There has been a certain pressure on dairy expansion. An expansionary situation is a very dynamic one and it is very easy to cut corners. We have always said to farmers that they have to put efficiency before expansion. It is the less risky strategy. Young farmers in particular have massive ambition to grow their herds. That is understandable. We always tell them to do their farm plans, pause and then ask where they are relative to their peers in the context of efficiency. It is a far less risky strategy to plan for what can be managed.

I take Senator Paul Daly's point on what we might have done differently. The main lesson for me is to focus on the fodder storage and to determine and assess whether that is adequate. Looking at the prevailing climatic conditions and the data, it was - if the Chair will forgive the pun - an extraordinarily perfect storm. Right up to the middle of March, grass growth was on par with last year. The conditions on the ground were very poor but grass was growing. Then, over a relatively short period, we went into a meltdown situation. I am not sure that anyone can predict that. I return to my earlier point that we have to understand - and farmers need to understand - what fodder is available on the ground relative to their stock. I agree that is difficult. We are sticking with the eight weeks at the moment as a prudent guideline but we cannot be definitive about that.
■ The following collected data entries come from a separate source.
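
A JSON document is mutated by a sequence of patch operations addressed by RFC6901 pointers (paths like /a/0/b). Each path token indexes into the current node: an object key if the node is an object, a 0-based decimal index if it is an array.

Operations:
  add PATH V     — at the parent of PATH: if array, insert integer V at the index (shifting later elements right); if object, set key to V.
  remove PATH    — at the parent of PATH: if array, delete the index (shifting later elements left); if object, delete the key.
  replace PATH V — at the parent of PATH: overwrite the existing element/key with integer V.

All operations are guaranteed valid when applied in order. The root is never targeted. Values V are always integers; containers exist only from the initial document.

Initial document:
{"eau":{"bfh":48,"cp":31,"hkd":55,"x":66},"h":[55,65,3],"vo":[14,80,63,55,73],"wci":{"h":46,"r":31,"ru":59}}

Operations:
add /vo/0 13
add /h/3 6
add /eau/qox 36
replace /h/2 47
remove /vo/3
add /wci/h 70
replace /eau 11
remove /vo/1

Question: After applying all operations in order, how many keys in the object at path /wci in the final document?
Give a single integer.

Answer: 3

Derivation:
After op 1 (add /vo/0 13): {"eau":{"bfh":48,"cp":31,"hkd":55,"x":66},"h":[55,65,3],"vo":[13,14,80,63,55,73],"wci":{"h":46,"r":31,"ru":59}}
After op 2 (add /h/3 6): {"eau":{"bfh":48,"cp":31,"hkd":55,"x":66},"h":[55,65,3,6],"vo":[13,14,80,63,55,73],"wci":{"h":46,"r":31,"ru":59}}
After op 3 (add /eau/qox 36): {"eau":{"bfh":48,"cp":31,"hkd":55,"qox":36,"x":66},"h":[55,65,3,6],"vo":[13,14,80,63,55,73],"wci":{"h":46,"r":31,"ru":59}}
After op 4 (replace /h/2 47): {"eau":{"bfh":48,"cp":31,"hkd":55,"qox":36,"x":66},"h":[55,65,47,6],"vo":[13,14,80,63,55,73],"wci":{"h":46,"r":31,"ru":59}}
After op 5 (remove /vo/3): {"eau":{"bfh":48,"cp":31,"hkd":55,"qox":36,"x":66},"h":[55,65,47,6],"vo":[13,14,80,55,73],"wci":{"h":46,"r":31,"ru":59}}
After op 6 (add /wci/h 70): {"eau":{"bfh":48,"cp":31,"hkd":55,"qox":36,"x":66},"h":[55,65,47,6],"vo":[13,14,80,55,73],"wci":{"h":70,"r":31,"ru":59}}
After op 7 (replace /eau 11): {"eau":11,"h":[55,65,47,6],"vo":[13,14,80,55,73],"wci":{"h":70,"r":31,"ru":59}}
After op 8 (remove /vo/1): {"eau":11,"h":[55,65,47,6],"vo":[13,80,55,73],"wci":{"h":70,"r":31,"ru":59}}
Size at path /wci: 3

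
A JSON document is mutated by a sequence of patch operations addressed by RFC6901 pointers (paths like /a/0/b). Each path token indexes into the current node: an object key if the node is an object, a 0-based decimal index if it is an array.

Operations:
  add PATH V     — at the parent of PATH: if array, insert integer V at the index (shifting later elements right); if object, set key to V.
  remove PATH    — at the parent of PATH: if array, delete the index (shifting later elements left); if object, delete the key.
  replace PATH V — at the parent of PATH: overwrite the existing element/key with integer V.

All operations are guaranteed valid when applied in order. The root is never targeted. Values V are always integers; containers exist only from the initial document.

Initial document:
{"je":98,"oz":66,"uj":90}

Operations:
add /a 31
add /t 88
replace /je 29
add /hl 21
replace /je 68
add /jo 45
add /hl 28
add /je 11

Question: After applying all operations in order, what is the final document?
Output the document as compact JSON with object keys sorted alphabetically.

Answer: {"a":31,"hl":28,"je":11,"jo":45,"oz":66,"t":88,"uj":90}

Derivation:
After op 1 (add /a 31): {"a":31,"je":98,"oz":66,"uj":90}
After op 2 (add /t 88): {"a":31,"je":98,"oz":66,"t":88,"uj":90}
After op 3 (replace /je 29): {"a":31,"je":29,"oz":66,"t":88,"uj":90}
After op 4 (add /hl 21): {"a":31,"hl":21,"je":29,"oz":66,"t":88,"uj":90}
After op 5 (replace /je 68): {"a":31,"hl":21,"je":68,"oz":66,"t":88,"uj":90}
After op 6 (add /jo 45): {"a":31,"hl":21,"je":68,"jo":45,"oz":66,"t":88,"uj":90}
After op 7 (add /hl 28): {"a":31,"hl":28,"je":68,"jo":45,"oz":66,"t":88,"uj":90}
After op 8 (add /je 11): {"a":31,"hl":28,"je":11,"jo":45,"oz":66,"t":88,"uj":90}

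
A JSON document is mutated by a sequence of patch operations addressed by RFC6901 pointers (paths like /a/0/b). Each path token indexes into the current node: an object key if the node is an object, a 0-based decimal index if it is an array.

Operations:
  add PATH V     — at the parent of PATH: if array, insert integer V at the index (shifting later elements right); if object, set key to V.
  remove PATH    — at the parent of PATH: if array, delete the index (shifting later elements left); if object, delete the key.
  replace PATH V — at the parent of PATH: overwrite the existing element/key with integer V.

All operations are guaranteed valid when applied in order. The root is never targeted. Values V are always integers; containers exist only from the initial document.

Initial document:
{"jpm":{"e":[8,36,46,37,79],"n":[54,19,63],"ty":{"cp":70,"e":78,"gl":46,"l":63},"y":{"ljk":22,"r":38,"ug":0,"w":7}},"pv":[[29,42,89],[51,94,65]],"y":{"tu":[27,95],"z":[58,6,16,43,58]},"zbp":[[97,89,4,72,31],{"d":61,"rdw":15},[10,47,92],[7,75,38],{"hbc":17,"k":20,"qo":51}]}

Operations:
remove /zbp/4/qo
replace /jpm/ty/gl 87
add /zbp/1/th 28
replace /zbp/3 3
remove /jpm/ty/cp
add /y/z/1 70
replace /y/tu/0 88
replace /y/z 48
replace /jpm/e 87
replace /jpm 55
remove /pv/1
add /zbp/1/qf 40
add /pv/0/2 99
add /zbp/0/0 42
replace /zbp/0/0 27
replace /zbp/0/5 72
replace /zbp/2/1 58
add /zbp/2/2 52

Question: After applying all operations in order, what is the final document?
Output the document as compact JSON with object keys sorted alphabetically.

Answer: {"jpm":55,"pv":[[29,42,99,89]],"y":{"tu":[88,95],"z":48},"zbp":[[27,97,89,4,72,72],{"d":61,"qf":40,"rdw":15,"th":28},[10,58,52,92],3,{"hbc":17,"k":20}]}

Derivation:
After op 1 (remove /zbp/4/qo): {"jpm":{"e":[8,36,46,37,79],"n":[54,19,63],"ty":{"cp":70,"e":78,"gl":46,"l":63},"y":{"ljk":22,"r":38,"ug":0,"w":7}},"pv":[[29,42,89],[51,94,65]],"y":{"tu":[27,95],"z":[58,6,16,43,58]},"zbp":[[97,89,4,72,31],{"d":61,"rdw":15},[10,47,92],[7,75,38],{"hbc":17,"k":20}]}
After op 2 (replace /jpm/ty/gl 87): {"jpm":{"e":[8,36,46,37,79],"n":[54,19,63],"ty":{"cp":70,"e":78,"gl":87,"l":63},"y":{"ljk":22,"r":38,"ug":0,"w":7}},"pv":[[29,42,89],[51,94,65]],"y":{"tu":[27,95],"z":[58,6,16,43,58]},"zbp":[[97,89,4,72,31],{"d":61,"rdw":15},[10,47,92],[7,75,38],{"hbc":17,"k":20}]}
After op 3 (add /zbp/1/th 28): {"jpm":{"e":[8,36,46,37,79],"n":[54,19,63],"ty":{"cp":70,"e":78,"gl":87,"l":63},"y":{"ljk":22,"r":38,"ug":0,"w":7}},"pv":[[29,42,89],[51,94,65]],"y":{"tu":[27,95],"z":[58,6,16,43,58]},"zbp":[[97,89,4,72,31],{"d":61,"rdw":15,"th":28},[10,47,92],[7,75,38],{"hbc":17,"k":20}]}
After op 4 (replace /zbp/3 3): {"jpm":{"e":[8,36,46,37,79],"n":[54,19,63],"ty":{"cp":70,"e":78,"gl":87,"l":63},"y":{"ljk":22,"r":38,"ug":0,"w":7}},"pv":[[29,42,89],[51,94,65]],"y":{"tu":[27,95],"z":[58,6,16,43,58]},"zbp":[[97,89,4,72,31],{"d":61,"rdw":15,"th":28},[10,47,92],3,{"hbc":17,"k":20}]}
After op 5 (remove /jpm/ty/cp): {"jpm":{"e":[8,36,46,37,79],"n":[54,19,63],"ty":{"e":78,"gl":87,"l":63},"y":{"ljk":22,"r":38,"ug":0,"w":7}},"pv":[[29,42,89],[51,94,65]],"y":{"tu":[27,95],"z":[58,6,16,43,58]},"zbp":[[97,89,4,72,31],{"d":61,"rdw":15,"th":28},[10,47,92],3,{"hbc":17,"k":20}]}
After op 6 (add /y/z/1 70): {"jpm":{"e":[8,36,46,37,79],"n":[54,19,63],"ty":{"e":78,"gl":87,"l":63},"y":{"ljk":22,"r":38,"ug":0,"w":7}},"pv":[[29,42,89],[51,94,65]],"y":{"tu":[27,95],"z":[58,70,6,16,43,58]},"zbp":[[97,89,4,72,31],{"d":61,"rdw":15,"th":28},[10,47,92],3,{"hbc":17,"k":20}]}
After op 7 (replace /y/tu/0 88): {"jpm":{"e":[8,36,46,37,79],"n":[54,19,63],"ty":{"e":78,"gl":87,"l":63},"y":{"ljk":22,"r":38,"ug":0,"w":7}},"pv":[[29,42,89],[51,94,65]],"y":{"tu":[88,95],"z":[58,70,6,16,43,58]},"zbp":[[97,89,4,72,31],{"d":61,"rdw":15,"th":28},[10,47,92],3,{"hbc":17,"k":20}]}
After op 8 (replace /y/z 48): {"jpm":{"e":[8,36,46,37,79],"n":[54,19,63],"ty":{"e":78,"gl":87,"l":63},"y":{"ljk":22,"r":38,"ug":0,"w":7}},"pv":[[29,42,89],[51,94,65]],"y":{"tu":[88,95],"z":48},"zbp":[[97,89,4,72,31],{"d":61,"rdw":15,"th":28},[10,47,92],3,{"hbc":17,"k":20}]}
After op 9 (replace /jpm/e 87): {"jpm":{"e":87,"n":[54,19,63],"ty":{"e":78,"gl":87,"l":63},"y":{"ljk":22,"r":38,"ug":0,"w":7}},"pv":[[29,42,89],[51,94,65]],"y":{"tu":[88,95],"z":48},"zbp":[[97,89,4,72,31],{"d":61,"rdw":15,"th":28},[10,47,92],3,{"hbc":17,"k":20}]}
After op 10 (replace /jpm 55): {"jpm":55,"pv":[[29,42,89],[51,94,65]],"y":{"tu":[88,95],"z":48},"zbp":[[97,89,4,72,31],{"d":61,"rdw":15,"th":28},[10,47,92],3,{"hbc":17,"k":20}]}
After op 11 (remove /pv/1): {"jpm":55,"pv":[[29,42,89]],"y":{"tu":[88,95],"z":48},"zbp":[[97,89,4,72,31],{"d":61,"rdw":15,"th":28},[10,47,92],3,{"hbc":17,"k":20}]}
After op 12 (add /zbp/1/qf 40): {"jpm":55,"pv":[[29,42,89]],"y":{"tu":[88,95],"z":48},"zbp":[[97,89,4,72,31],{"d":61,"qf":40,"rdw":15,"th":28},[10,47,92],3,{"hbc":17,"k":20}]}
After op 13 (add /pv/0/2 99): {"jpm":55,"pv":[[29,42,99,89]],"y":{"tu":[88,95],"z":48},"zbp":[[97,89,4,72,31],{"d":61,"qf":40,"rdw":15,"th":28},[10,47,92],3,{"hbc":17,"k":20}]}
After op 14 (add /zbp/0/0 42): {"jpm":55,"pv":[[29,42,99,89]],"y":{"tu":[88,95],"z":48},"zbp":[[42,97,89,4,72,31],{"d":61,"qf":40,"rdw":15,"th":28},[10,47,92],3,{"hbc":17,"k":20}]}
After op 15 (replace /zbp/0/0 27): {"jpm":55,"pv":[[29,42,99,89]],"y":{"tu":[88,95],"z":48},"zbp":[[27,97,89,4,72,31],{"d":61,"qf":40,"rdw":15,"th":28},[10,47,92],3,{"hbc":17,"k":20}]}
After op 16 (replace /zbp/0/5 72): {"jpm":55,"pv":[[29,42,99,89]],"y":{"tu":[88,95],"z":48},"zbp":[[27,97,89,4,72,72],{"d":61,"qf":40,"rdw":15,"th":28},[10,47,92],3,{"hbc":17,"k":20}]}
After op 17 (replace /zbp/2/1 58): {"jpm":55,"pv":[[29,42,99,89]],"y":{"tu":[88,95],"z":48},"zbp":[[27,97,89,4,72,72],{"d":61,"qf":40,"rdw":15,"th":28},[10,58,92],3,{"hbc":17,"k":20}]}
After op 18 (add /zbp/2/2 52): {"jpm":55,"pv":[[29,42,99,89]],"y":{"tu":[88,95],"z":48},"zbp":[[27,97,89,4,72,72],{"d":61,"qf":40,"rdw":15,"th":28},[10,58,52,92],3,{"hbc":17,"k":20}]}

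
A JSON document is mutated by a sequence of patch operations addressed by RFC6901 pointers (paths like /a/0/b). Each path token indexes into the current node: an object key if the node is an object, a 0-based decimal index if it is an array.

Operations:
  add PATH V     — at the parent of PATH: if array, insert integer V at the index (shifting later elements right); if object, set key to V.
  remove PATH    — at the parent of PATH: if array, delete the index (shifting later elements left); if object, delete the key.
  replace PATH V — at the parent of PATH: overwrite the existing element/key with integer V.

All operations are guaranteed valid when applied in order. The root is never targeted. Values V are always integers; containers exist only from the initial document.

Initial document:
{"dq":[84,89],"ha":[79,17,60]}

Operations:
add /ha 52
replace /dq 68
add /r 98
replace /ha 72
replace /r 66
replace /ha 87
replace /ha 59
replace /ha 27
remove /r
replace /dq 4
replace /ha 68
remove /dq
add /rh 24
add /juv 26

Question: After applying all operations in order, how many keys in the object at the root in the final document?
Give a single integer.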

On Deputy Deering's point, there are lessons for all of us. I do not think that we should waste an opportunity. An important point was made in respect of Food Wise. We cannot grow one sector of agriculture without it being interdependent on others. That is a sophisticated and complex relationship. As I was listening to the discussion, it was very obvious that a sector cannot be grown without there being adequate fodder. That means dairy farmers are going to be more and more dependent on others to produce fodder and to contract to rear cattle. That will enable other sectors to generate good stable incomes, which is a positive.

I make the same point about the environment. Dairy farmers are now dependent on people growing trees. That is an example of the complex interdependency we are now facing. As we think about this, perhaps those interdependencies might need to be fleshed out much more in the future. I think I have answered most of the questions. Perhaps Dr. Kavanagh might come in on some of the points I missed.